45 Great Marlborough Street,
Soho,
London,
W1F 7JL
(020) 7851 6969
The ViewLondon Review
What with London’s continuing love affair with dim sum, bargain hunters won’t be able to help themselves from making a beeline for this restaurant.
The Venue
Laquered, shining, cheap and, erm, cheap, Ping Pong provides a polished environment and standard food at McOffal-beating prices. Subsequently it’s usually packed.
The Atmosphere
Twosomes sit at bars and groups at tables – the best perch being the one cut away to overlook the vast downstairs. Tables can only be booked for eight or more but if there's a wait you can always have a seat at the bar. The service can leave something to be desired but then what do you expect?

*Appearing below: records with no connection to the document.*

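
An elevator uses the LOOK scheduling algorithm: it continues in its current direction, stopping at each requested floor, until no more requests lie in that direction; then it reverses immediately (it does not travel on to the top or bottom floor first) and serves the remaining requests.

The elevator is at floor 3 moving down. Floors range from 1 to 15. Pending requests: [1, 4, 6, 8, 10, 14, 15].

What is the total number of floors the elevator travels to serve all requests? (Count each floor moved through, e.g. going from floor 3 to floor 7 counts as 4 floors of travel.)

Answer: 16

Derivation:
Start at floor 3 moving down, LOOK stop order: [1, 4, 6, 8, 10, 14, 15]
  3 → 1: |1-3| = 2, total = 2
  1 → 4: |4-1| = 3, total = 5
  4 → 6: |6-4| = 2, total = 7
  6 → 8: |8-6| = 2, total = 9
  8 → 10: |10-8| = 2, total = 11
  10 → 14: |14-10| = 4, total = 15
  14 → 15: |15-14| = 1, total = 16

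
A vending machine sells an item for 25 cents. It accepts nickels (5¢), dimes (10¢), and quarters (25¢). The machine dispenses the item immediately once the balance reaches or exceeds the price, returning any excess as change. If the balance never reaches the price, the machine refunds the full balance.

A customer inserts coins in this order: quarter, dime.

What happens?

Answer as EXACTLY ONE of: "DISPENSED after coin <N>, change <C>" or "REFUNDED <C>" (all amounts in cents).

Price: 25¢
Coin 1 (quarter, 25¢): balance = 25¢
  → balance >= price → DISPENSE, change = 25 - 25 = 0¢

Answer: DISPENSED after coin 1, change 0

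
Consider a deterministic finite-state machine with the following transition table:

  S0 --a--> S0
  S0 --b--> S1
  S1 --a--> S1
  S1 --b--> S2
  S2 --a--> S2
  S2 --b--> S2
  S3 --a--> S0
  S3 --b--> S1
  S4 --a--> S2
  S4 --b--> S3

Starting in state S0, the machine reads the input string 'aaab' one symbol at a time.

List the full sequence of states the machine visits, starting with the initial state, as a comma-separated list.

Answer: S0, S0, S0, S0, S1

Derivation:
Start: S0
  read 'a': S0 --a--> S0
  read 'a': S0 --a--> S0
  read 'a': S0 --a--> S0
  read 'b': S0 --b--> S1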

It would be nice if it were otherwise, but the rule of capitalist life is that savers can’t be choosers.
The Food
It’s best to stick with the dumplings (the baked puffs lack in content, leading to a bland and uninspired dish, the fried dishes so oil-saturated that they’re near-inedible) and the sticky rice wrapped in lotus leaves: flavour-rich and utterly moreish.
But back to the dumplings. Ingredients include delicacies such as scallops, snow crab, king prawns and Chinese wolfberries. And if you still have room, take your pick from a chocolate bun (sized to share between two), seasonal fresh fruit or your choice of ice cream and sorbet flavours from a selection including Cinnamon Spice, Grand Mandarin sorbet and Elderflower sorbet.
The Drink
The iced teas are delicious, particularly the grape and apple, and the cocktails are excellent value too. It would be downright bad manners to leave without sampling the Ping Pong (Martini Bianco, white wine and lychee juice). Other tempting concoctions include the Lychee and bitter cocktail (Limoncello, bitter, lychee juice and lemon) and the Pineapple and Caramel Martini, a blend of Tuaca liqueur, caramel liqueur, ginger, black pepper and pineapple juice.
The Last Word
What Ping Pong lacks in flourishes it makes up for in flavour and you'll be hard pressed to disagree with their tagline: little steamed parcels of deliciousness. This is dim sum capable of reviving even the hungriest and weariest of Londoners without leaving a sizeable dent in your wallet.